男も女もしばるジェンダーバイアスから自由になる時代に
2021年02月06日
東京五輪パラリンピック大会組織委員会の森喜朗会長(元総理)の日本オリンピック委員会(JOC)臨時評議会(2月3日)での発言が、国内外のメディアで取り上げられて、「日本はやっぱり女性後進国のように思われて残念」、「オリンピックの精神に反している」など、さまざまな批判の声が上がっています。“老害”だから辞任しろ、という運動も……。
「女性がたくさん入っている理事会の会議は、時間がかかります」「女性っていうのは競争意識が強い。誰か1人が手をあげていうと、自分もいわなきゃいけないと思うんでしょうね。それでみんな発言されるんです」などと発言したというニュースを聞いた時、思わず、森さん、また、やっちゃったな、と笑っちゃいました。
なにしろ、総理在任中の2000年、総選挙の際して無党派は「寝てしまってくれればいいい」と言った人です。総理や政治家は、投票を勧める立場でなければなりません。本心では、野党に投票しそうな無党派には投票に行って欲しくないと思っていても、口に出してはいけないでしょう。なんて、正直な人でしょう。
そのほかにも、森さんの失言というか、本音の問題発言は何度もメディアを賑わしてきたので、「女性の多い理事会の会議は時間がかかる」発言も、またか、と思ったわけです。
スポーツ界は、根性論が幅をきかし、選手は男性で女性はマネージャーなどのケアワークが多い部活もあり、どちらかと言えば、男社会の風潮が色濃く残っている世界にみえます。ジェンダーバイアスに日々接していて、それをなんとか取り除こうと声を上げている女性たちにとって、今回の発言には怒りと残念な思いが吹き出たのも当然でしょう。
ただ私は、森さん、よくぞ言ってくれた、とも思ったのです。
会議の席で発言すると、「だから、女は困る」「いちいち、説明しなくても、議長がそういったんだから、いいじやないか」という形で議論を遮られる。女は黙っていろと言わんばかりの言動を投げられた女性は多いはずです。森さんだけでなく、女性が意見を言う場にいることを好まない男性は少なくない。
本音は、みな森さんと似たりよったり。だから、森さん、また、やった、というより、よく言ってくれた、という思い。逆説的ですが、女は困るよなという本音が、女性たちの怒りを呼ぶだけでなく、スポーツ界の「昭和の男的世界」を変えなくちゃという動きを加速させることができるからです。

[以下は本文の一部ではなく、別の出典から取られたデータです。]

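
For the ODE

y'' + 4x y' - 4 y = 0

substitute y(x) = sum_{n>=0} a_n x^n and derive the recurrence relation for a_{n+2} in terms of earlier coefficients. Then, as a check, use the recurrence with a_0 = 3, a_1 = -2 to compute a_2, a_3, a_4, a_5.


Substitute y = sum_n a_n x^n.
y''(x) has coefficient (n+2)(n+1) a_{n+2} at x^n;
4 x y'(x) has coefficient 4 n a_n at x^n (shift);
-4 y(x) has coefficient -4 a_n at x^n.
Matching x^n: (n+2)(n+1) a_{n+2} + (4n - 4) a_n = 0.
Thus a_{n+2} = (-4n + 4) / ((n+1)(n+2)) * a_n.

Check with a_0 = 3, a_1 = -2 (apply the recurrence for n = 0, 1, 2, 3): a_0 = 3, a_1 = -2, a_2 = 6, a_3 = 0, a_4 = -2, a_5 = 0.

a_(n+2) = (-4n + 4) / ((n+1)(n+2)) * a_n; check: a_0 = 3, a_1 = -2, a_2 = 6, a_3 = 0, a_4 = -2, a_5 = 0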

実際、「森発言」はさっそく世界から揶揄(やゆ)され、非難されています。日本は外圧に弱いですから、スポーツ界がこれで少しは、多様性を重んじる方向に変わるかもしれない。男たちの本音を体現した森発言が、良いきっかけになればと思います。
こんな森さんですが、私とは縁もあります。
国会議員だった時、母子家庭の母親と子どもたちが困窮しているのをなんとかしたい、母親の就労支援ができないかと、議員立法に奔走したことがありました。まだ、子どもの貧困は話題になっておらず、子ども食堂もなかった頃です。
国会議員の中には、勝手に離婚しておいて、そんな母子家庭に支援などいらないと思っている人がいて、思っているだけでなく、言葉に出す人もいました。そういう人が、議員立法の成否を握る地位にいて、あと何日かで国会の会期が終わり、廃案になってしまうという時、私は森さんに会いに行ったんです。
森さんは、離婚せざるを得ない女性たちの状況、女性が自立して食べていくのが厳しいこの日本の状況に耳を傾け、就労支援の必要性に理解を示してくれました。なにより、母親が大変だと子どもたちに影響を及ぼすことを案じていました。反対している議員とかけあい、数日後、法案は無事、国会を通過しました。
森さんを庇(かば)うつもりはありません。ただ、ジェンダーバイアスをなくしたいと言い続け、こういう連載もしている身ではありますが、ジェンダー平等に反するような発言といえども、それを封じ込める風潮に、私は抵抗を覚えます。「モノ言えば唇寒し」の状況になることのほうが怖い。
さて、森さんはJOCの臨時評議会で、組織委員会の女性について「みんなわきまえておられて」とも発言したそうで、これまた問題になっています。
「わきまえる」というのは、まわりに忖度して、あまり自己主張しないという意味にもなる。公平性を重視して、ルールを守り、周りの人と協調するのが、「わきまえた人」の取る行動だとは思いますが、大事なことを決める会議で議論しなきゃいけない時、おとなしく何も発言しないのはいいとは思えません。しかし、ものを決めている人からすれば、なんであれ反論する人は「わきまえない人」と思われてしまうのでしょうか。
私もまた、わきまえない女性と思われていたのでしょう。